今後も感染症を始めとした色々な新しい病気が世界をかけめぐる可能性もあります。在宅医療は、患者さんの意思と尊厳を中心として家族や医師、看護師、薬剤師など多くの人が携わり、今後将来に苦難な医療状況に陥っても住み慣れた地域で自分らしい暮らしを人生の最後まで続けることができるような“地域包括システム”といわれる仕組みを作る必要があると思われます。

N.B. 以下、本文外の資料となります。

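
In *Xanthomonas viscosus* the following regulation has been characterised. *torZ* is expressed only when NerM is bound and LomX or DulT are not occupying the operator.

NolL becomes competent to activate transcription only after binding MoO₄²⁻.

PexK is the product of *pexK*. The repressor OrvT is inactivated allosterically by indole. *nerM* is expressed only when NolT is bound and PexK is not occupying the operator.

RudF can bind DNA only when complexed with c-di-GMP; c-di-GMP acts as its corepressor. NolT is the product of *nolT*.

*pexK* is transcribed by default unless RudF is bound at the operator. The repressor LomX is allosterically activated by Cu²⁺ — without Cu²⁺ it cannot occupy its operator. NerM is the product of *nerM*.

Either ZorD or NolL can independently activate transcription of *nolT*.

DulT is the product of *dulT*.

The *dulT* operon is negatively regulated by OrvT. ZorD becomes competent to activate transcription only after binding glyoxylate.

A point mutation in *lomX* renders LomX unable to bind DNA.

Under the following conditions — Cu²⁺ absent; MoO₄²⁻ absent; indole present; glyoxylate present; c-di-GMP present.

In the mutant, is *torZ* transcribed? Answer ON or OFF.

OFF

LomX is non-functional in this strain, so it has no effect.
c-di-GMP is present, so RudF is active.
With repressor RudF bound, *pexK* is not transcribed.
So PexK is not produced.
Glyoxylate is present, so ZorD is active.
MoO₄²⁻ is absent, so NolL is inactive.
Activator ZorD is present, so *nolT* is transcribed.
So NolT is produced and active.
No repressor is bound and NolT is active, so *nerM* is transcribed.
So NerM is produced and active.
Indole is present, so OrvT is inactive.
With no repressor bound, *dulT* is transcribed.
So DulT is produced and active.
With repressor DulT bound, *torZ* is not transcribed.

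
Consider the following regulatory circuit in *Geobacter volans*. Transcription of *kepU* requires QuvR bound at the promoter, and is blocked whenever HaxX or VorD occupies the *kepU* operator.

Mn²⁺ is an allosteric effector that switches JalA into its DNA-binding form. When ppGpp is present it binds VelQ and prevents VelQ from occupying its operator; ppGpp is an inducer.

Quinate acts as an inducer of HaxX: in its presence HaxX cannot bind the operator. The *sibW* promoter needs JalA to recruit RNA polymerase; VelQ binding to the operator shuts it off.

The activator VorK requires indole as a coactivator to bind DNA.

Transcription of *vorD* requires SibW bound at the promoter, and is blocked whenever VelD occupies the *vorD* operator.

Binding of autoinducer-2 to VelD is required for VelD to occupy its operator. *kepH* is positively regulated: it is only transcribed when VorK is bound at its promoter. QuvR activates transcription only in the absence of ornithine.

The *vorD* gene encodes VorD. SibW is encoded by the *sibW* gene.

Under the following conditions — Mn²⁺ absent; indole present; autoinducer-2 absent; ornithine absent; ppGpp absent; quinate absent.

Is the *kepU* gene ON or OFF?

Ornithine is absent, so QuvR is active.
Quinate is absent, so HaxX is active.
ppGpp is absent, so VelQ is active.
Mn²⁺ is absent, so JalA is inactive.
With repressor VelQ bound, *sibW* is not transcribed.
So SibW is not produced.
Autoinducer-2 is absent, so VelD is inactive.
Required activator SibW is absent, so *vorD* is not transcribed.
So VorD is not produced.
With repressor HaxX bound, *kepU* is not transcribed.

OFF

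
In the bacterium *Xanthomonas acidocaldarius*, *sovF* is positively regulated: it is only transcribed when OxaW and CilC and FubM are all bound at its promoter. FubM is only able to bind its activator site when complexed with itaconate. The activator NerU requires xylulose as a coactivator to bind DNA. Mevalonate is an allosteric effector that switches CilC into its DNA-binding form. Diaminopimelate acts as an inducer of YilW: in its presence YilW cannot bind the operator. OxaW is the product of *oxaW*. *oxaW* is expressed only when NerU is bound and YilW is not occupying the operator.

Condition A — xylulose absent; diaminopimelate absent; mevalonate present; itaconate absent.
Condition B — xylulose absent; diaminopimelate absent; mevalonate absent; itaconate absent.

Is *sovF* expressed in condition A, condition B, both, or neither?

Condition A:
Xylulose is absent, so NerU is inactive.
Diaminopimelate is absent, so YilW is active.
With repressor YilW bound, *oxaW* is not transcribed.
So OxaW is not produced.
Mevalonate is present, so CilC is active.
Itaconate is absent, so FubM is inactive.
Required activator OxaW is absent, so *sovF* is not transcribed.
→ *sovF* is OFF in A.
Condition B:
Xylulose is absent, so NerU is inactive.
Diaminopimelate is absent, so YilW is active.
With repressor YilW bound, *oxaW* is not transcribed.
So OxaW is not produced.
Mevalonate is absent, so CilC is inactive.
Itaconate is absent, so FubM is inactive.
Required activator OxaW is absent, so *sovF* is not transcribed.
→ *sovF* is OFF in B.

neither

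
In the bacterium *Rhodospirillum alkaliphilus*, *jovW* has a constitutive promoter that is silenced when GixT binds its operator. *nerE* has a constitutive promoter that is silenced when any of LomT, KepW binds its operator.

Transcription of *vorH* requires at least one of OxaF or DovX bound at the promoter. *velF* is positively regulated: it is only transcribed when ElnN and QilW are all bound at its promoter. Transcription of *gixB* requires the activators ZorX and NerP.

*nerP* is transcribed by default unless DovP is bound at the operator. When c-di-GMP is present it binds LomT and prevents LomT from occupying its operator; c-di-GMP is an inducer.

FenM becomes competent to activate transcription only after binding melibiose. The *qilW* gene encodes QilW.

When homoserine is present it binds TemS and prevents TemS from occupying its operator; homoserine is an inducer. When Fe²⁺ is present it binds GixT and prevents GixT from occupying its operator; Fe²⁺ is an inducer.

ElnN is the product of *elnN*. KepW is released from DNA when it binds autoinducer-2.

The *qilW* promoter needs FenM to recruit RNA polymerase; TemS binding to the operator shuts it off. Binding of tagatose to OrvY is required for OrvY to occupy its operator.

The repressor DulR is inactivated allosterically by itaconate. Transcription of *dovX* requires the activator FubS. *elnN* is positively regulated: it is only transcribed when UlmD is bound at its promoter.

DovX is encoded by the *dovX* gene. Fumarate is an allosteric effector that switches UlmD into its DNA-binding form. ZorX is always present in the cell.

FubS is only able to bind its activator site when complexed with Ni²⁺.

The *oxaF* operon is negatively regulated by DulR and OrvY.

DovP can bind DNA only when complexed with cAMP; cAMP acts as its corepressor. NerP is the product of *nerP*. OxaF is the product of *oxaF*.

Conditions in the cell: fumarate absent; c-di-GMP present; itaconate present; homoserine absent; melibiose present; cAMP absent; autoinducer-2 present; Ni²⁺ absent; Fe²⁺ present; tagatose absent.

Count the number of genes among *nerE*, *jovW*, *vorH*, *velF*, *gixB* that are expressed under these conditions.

4

c-di-GMP is present, so LomT is inactive.
Autoinducer-2 is present, so KepW is inactive.
With no repressor bound, *nerE* is transcribed.
→ *nerE* is ON.
Fe²⁺ is present, so GixT is inactive.
With no repressor bound, *jovW* is transcribed.
→ *jovW* is ON.
Itaconate is present, so DulR is inactive.
Tagatose is absent, so OrvY is inactive.
With no repressor bound, *oxaF* is transcribed.
So OxaF is produced and active.
Ni²⁺ is absent, so FubS is inactive.
Required activator FubS is absent, so *dovX* is not transcribed.
So DovX is not produced.
Activator OxaF is present, so *vorH* is transcribed.
→ *vorH* is ON.
Fumarate is absent, so UlmD is inactive.
Required activator UlmD is absent, so *elnN* is not transcribed.
So ElnN is not produced.
Melibiose is present, so FenM is active.
Homoserine is absent, so TemS is active.
With repressor TemS bound, *qilW* is not transcribed.
So QilW is not produced.
Required activator ElnN is absent, so *velF* is not transcribed.
→ *velF* is OFF.
ZorX is produced constitutively and is active.
cAMP is absent, so DovP is inactive.
With no repressor bound, *nerP* is transcribed.
So NerP is produced and active.
No repressor is bound and ZorX and NerP are active, so *gixB* is transcribed.
→ *gixB* is ON.
4 of the 5 genes are transcribed.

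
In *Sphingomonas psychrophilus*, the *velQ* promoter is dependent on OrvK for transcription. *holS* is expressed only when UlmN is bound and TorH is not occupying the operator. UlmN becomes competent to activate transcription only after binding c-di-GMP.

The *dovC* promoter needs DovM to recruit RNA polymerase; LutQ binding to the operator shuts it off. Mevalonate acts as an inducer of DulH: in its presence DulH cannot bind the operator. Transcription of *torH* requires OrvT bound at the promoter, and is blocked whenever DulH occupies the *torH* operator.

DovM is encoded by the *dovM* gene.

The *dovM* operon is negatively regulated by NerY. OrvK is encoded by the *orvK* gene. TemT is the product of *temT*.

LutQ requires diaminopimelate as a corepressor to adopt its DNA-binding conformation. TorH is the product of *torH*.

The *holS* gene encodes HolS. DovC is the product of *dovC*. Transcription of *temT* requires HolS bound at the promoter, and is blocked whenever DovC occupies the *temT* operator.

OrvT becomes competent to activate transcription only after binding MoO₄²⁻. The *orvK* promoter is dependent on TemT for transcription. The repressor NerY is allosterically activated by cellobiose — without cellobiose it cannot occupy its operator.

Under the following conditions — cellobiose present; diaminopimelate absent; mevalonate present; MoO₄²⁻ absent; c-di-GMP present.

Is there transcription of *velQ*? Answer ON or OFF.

ON

Mevalonate is present, so DulH is inactive.
MoO₄²⁻ is absent, so OrvT is inactive.
Required activator OrvT is absent, so *torH* is not transcribed.
So TorH is not produced.
c-di-GMP is present, so UlmN is active.
No repressor is bound and UlmN is active, so *holS* is transcribed.
So HolS is produced and active.
Diaminopimelate is absent, so LutQ is inactive.
Cellobiose is present, so NerY is active.
With repressor NerY bound, *dovM* is not transcribed.
So DovM is not produced.
Required activator DovM is absent, so *dovC* is not transcribed.
So DovC is not produced.
No repressor is bound and HolS is active, so *temT* is transcribed.
So TemT is produced and active.
No repressor is bound and TemT is active, so *orvK* is transcribed.
So OrvK is produced and active.
No repressor is bound and OrvK is active, so *velQ* is transcribed.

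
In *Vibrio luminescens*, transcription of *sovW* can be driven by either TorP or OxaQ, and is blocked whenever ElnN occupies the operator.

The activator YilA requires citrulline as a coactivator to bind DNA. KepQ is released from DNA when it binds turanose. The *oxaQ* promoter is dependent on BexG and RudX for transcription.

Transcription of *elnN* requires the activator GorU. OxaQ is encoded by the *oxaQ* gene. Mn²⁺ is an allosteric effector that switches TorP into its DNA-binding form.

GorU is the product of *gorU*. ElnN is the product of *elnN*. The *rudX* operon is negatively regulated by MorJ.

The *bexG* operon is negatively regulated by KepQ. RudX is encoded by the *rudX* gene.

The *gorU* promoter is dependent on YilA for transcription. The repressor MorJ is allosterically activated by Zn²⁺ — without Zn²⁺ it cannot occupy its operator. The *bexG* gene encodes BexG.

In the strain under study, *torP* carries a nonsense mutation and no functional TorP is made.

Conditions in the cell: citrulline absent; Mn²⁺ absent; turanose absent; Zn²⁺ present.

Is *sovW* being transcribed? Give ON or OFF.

OFF

TorP is non-functional in this strain, so it has no effect.
Turanose is absent, so KepQ is active.
With repressor KepQ bound, *bexG* is not transcribed.
So BexG is not produced.
Zn²⁺ is present, so MorJ is active.
With repressor MorJ bound, *rudX* is not transcribed.
So RudX is not produced.
Required activator BexG is absent, so *oxaQ* is not transcribed.
So OxaQ is not produced.
Citrulline is absent, so YilA is inactive.
Required activator YilA is absent, so *gorU* is not transcribed.
So GorU is not produced.
Required activator GorU is absent, so *elnN* is not transcribed.
So ElnN is not produced.
No activator is available at the *sovW* promoter, so *sovW* is not transcribed.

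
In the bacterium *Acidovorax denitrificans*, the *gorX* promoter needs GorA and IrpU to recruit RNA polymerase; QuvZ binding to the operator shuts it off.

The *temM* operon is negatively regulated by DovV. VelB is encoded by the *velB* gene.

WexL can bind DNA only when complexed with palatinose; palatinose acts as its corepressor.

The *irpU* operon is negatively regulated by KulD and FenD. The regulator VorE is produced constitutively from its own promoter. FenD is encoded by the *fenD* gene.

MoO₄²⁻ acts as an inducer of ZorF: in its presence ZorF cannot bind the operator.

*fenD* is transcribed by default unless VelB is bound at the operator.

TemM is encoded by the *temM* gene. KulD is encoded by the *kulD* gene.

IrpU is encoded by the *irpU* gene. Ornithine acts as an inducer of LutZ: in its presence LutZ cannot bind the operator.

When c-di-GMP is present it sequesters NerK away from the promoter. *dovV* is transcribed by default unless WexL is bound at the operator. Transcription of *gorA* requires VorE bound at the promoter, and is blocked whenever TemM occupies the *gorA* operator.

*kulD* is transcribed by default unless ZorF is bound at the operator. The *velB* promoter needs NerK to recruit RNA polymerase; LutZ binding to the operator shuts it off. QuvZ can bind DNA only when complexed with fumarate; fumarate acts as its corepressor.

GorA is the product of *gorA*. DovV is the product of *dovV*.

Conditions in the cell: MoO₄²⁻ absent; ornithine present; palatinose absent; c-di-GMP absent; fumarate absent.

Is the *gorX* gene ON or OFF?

ON

Palatinose is absent, so WexL is inactive.
With no repressor bound, *dovV* is transcribed.
So DovV is produced and active.
With repressor DovV bound, *temM* is not transcribed.
So TemM is not produced.
VorE is produced constitutively and is active.
No repressor is bound and VorE is active, so *gorA* is transcribed.
So GorA is produced and active.
Fumarate is absent, so QuvZ is inactive.
MoO₄²⁻ is absent, so ZorF is active.
With repressor ZorF bound, *kulD* is not transcribed.
So KulD is not produced.
Ornithine is present, so LutZ is inactive.
c-di-GMP is absent, so NerK is active.
No repressor is bound and NerK is active, so *velB* is transcribed.
So VelB is produced and active.
With repressor VelB bound, *fenD* is not transcribed.
So FenD is not produced.
With no repressor bound, *irpU* is transcribed.
So IrpU is produced and active.
No repressor is bound and GorA and IrpU are active, so *gorX* is transcribed.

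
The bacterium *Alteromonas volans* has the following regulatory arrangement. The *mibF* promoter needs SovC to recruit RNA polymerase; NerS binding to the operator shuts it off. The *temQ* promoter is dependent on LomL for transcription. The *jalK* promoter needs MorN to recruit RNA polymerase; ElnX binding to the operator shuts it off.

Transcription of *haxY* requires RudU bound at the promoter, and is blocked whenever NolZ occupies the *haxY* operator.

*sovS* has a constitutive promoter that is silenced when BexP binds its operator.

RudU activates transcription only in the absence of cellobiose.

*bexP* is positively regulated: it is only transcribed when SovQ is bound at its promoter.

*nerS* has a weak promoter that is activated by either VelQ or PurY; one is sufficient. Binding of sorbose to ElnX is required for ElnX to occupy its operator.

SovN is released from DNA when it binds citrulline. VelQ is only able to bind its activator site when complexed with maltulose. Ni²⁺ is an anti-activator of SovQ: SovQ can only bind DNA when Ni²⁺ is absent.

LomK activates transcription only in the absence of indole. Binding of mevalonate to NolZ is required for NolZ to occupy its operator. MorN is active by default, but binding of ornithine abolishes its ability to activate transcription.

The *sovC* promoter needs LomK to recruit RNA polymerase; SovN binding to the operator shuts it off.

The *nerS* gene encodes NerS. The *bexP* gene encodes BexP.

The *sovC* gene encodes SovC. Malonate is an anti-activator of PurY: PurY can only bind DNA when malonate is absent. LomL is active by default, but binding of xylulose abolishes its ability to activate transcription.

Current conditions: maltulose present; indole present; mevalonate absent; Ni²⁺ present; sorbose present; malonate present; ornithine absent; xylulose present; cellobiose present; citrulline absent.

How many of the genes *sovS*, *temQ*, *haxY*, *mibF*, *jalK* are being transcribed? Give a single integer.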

自宅で療養を希望する方は多く、療養先として自宅を挙げる人は60%以上と言われ、在宅医療の必要性が言われております。しかし、自宅で亡くなる方の割合は13%程と言われ他国と比較しても病院で亡くなる方が依然として多いと言われております。新型コロナ感染症ごときに負けず、自宅で療養されている患者さんが、家族のいる家で療養するのは当たり前となるような在宅医療観になればと良いなと思います。